Simmered Hijiki Nimono

Another “nimono” dish but one that tastes wildly different. This recipe uses a special ingredient called Hijiki Seaweed.

Hijiki is a type of seaweed made of small grain-like shape pieces and is sold in small black packages. A little goes a long way with hijiki since the little black grain-shaped pieces expand in volume almost 10x from its dried size.

A pot of hijiki seaweed mixed with aburaage tofu and carrot
What started out as a 1/2 cup of dried seaweed quickly expanded to fill a large pot.

The flavor is relatively mild (milder than wakame) but with a more solid texture, it is often mixed with other ingredients to create separate side dishes or as a topping to rice-based dishes.

The first time I ate hijiki nimono was in an onigiri from Onigilly. I didn’t know what to expect but it was sweet and savory and the perfect kind of flavor balance you want in an onigiri.

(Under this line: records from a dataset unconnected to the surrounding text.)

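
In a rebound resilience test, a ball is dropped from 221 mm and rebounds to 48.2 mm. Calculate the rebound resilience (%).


Resilience = h_rebound / h_drop * 100
= 48.2 / 221 * 100
= 21.8%

21.8%


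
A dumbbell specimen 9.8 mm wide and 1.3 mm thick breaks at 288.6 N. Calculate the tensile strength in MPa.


Area = width * thickness = 9.8 * 1.3 = 12.74 mm^2
TS = force / area = 288.6 / 12.74 = 22.65 MPa

22.65 MPa


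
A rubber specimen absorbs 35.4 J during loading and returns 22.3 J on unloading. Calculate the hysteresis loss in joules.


Hysteresis loss = loading - unloading
= 35.4 - 22.3
= 13.1 J

13.1 J


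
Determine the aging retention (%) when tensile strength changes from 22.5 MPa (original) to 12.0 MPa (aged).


Retention = aged / original * 100
= 12.0 / 22.5 * 100
= 53.3%

53.3%


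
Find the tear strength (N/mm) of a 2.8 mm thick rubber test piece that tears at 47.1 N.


Tear strength = force / thickness
= 47.1 / 2.8
= 16.82 N/mm

16.82 N/mm


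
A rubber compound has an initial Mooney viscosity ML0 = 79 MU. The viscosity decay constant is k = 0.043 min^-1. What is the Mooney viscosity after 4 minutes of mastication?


ML = ML0 * exp(-k * t)
ML = 79 * exp(-0.043 * 4)
ML = 79 * 0.8420
ML = 66.52 MU

66.52 MU


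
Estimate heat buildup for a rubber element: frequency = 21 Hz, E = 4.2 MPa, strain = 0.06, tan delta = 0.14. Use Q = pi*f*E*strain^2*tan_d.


Q = pi * f * E * strain^2 * tan_d
= pi * 21 * 4.2 * 0.06^2 * 0.14
= pi * 21 * 4.2 * 0.0036 * 0.14
= 0.1397

Q = 0.1397


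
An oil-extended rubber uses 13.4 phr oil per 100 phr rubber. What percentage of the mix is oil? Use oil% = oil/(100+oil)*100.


Oil % = oil / (100 + oil) * 100
= 13.4 / (100 + 13.4) * 100
= 13.4 / 113.4 * 100
= 11.82%

11.82%


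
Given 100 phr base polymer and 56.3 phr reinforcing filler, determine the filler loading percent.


Filler % = filler / (rubber + filler) * 100
= 56.3 / (100 + 56.3) * 100
= 56.3 / 156.3 * 100
= 36.02%

36.02%


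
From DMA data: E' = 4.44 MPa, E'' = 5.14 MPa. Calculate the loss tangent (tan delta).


tan delta = E'' / E'
= 5.14 / 4.44
= 1.1577

tan delta = 1.1577


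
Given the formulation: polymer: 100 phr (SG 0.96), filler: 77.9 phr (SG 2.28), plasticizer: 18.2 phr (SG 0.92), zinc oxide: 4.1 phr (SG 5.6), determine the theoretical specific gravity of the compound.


Sum of weights = 200.2
Volume contributions:
  polymer: 100/0.96 = 104.1667
  filler: 77.9/2.28 = 34.1667
  plasticizer: 18.2/0.92 = 19.7826
  zinc oxide: 4.1/5.6 = 0.7321
Sum of volumes = 158.8481
SG = 200.2 / 158.8481 = 1.26

SG = 1.26


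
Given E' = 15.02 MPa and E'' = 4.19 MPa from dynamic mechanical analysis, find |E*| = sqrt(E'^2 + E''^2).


|E*| = sqrt(E'^2 + E''^2)
= sqrt(15.02^2 + 4.19^2)
= sqrt(225.6004 + 17.5561)
= 15.593 MPa

15.593 MPa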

My recipe is slightly less sweet since I don’t like overusing sugar.

hijiki seaweed side dish

Simmered Hijiki Nimono

A seaweed-based side dish that's perfect on top of rice.
Prep Time 30 minutes
Cook Time 30 minutes
Course Side Dish
Cuisine Japanese
Servings 12 servings


  • 1 large pot


  • 1/2 cup dried hijiki
  • 4 cups water for soaking
  • 3-4 aburaage (deep fried tofu pouch) see notes
  • 1-2 carrots
  • 1 TBSP avocado oil or other neutral-flavored oil
  • 1/3 cup shelled edamame
  • 2 TBSP toasted sesame seeds optional

Simmering Sauce Ingredients

  • 2 cups dashi stock see notes
  • 2 TBSP mirin
  • 2 TBSP sugar
  • 4 TBSP soy sauce
  • 2 TBSP sake


  • add dried hijiki and water to a large bowl and allow to soak for 30 minutes, then drain through a sieve and wash under running water several times to get rid of any debris and coating. The water will run clear when it's clean.
    1/2 cup dried hijiki, 4 cups water
  • Cut the aburaage in half lengthwise, then slice thinly into little strips.
    3-4 aburaage (deep fried tofu pouch)
  • Julienne the carrot (I do this in a food processor for expediency, but you can use a mandoline or cut by hand if needed)
    1-2 carrots
  • Mix the dashi, soy sauce, sake, mirin, and sugar and set aside.
    2 cups dashi stock, 2 TBSP mirin, 4 TBSP soy sauce, 2 TBSP sake, 2 TBSP sugar
  • Heat oil in a large pot over medium heat. At carrot and saute briefly until coated in oil.
    1 TBSP avocado oil
  • Add hijiki and aburaage. Mix together, then add the simmering sauce and turn the heat to high to let it boil.
  • Reduce heat to medium-low and simmer with the cover on for 30 minutes
  • After 30 minutes, remove the cover, add the edamame, and allow to cook uncovered to reduce the sauce. Cook down the sauce until almost entirely evaporated, then remove from heat.
    1/3 cup shelled edamame
  • Let cool to room temp and serve immediately, or store in the fridge for up to 1 week. The flavors will permeate the ingredients more if you allow it to chill overnight. Serve with toasted sesame seeds
    2 TBSP toasted sesame seeds


Aburaage is a special ingredient I highly recommend including. Normal tofu doesn’t quite work the same. If aburaage is not available you can try other pre-fried tofu from the asian market. 
Dashi stock is easy to make in advance and store (see my overnight dashi stock recipe), but if you don’t have any available, for a quick dashi stock recipe:
  • take 4 cups water, 1 4″x4″ piece of konbu, and ~2 TBSP of katsuoboshi* and heat in a pot. Reduce heat to simmer BEFORE it gets to boiling (you want to avoid boiling konbu to prevent a slight bitter taste. It’s not the end of the world if you do though, but some people find it better to not let it reach boiling). Simmer for 10 minutes, then remove the konbu and katsuoboshi from the stock.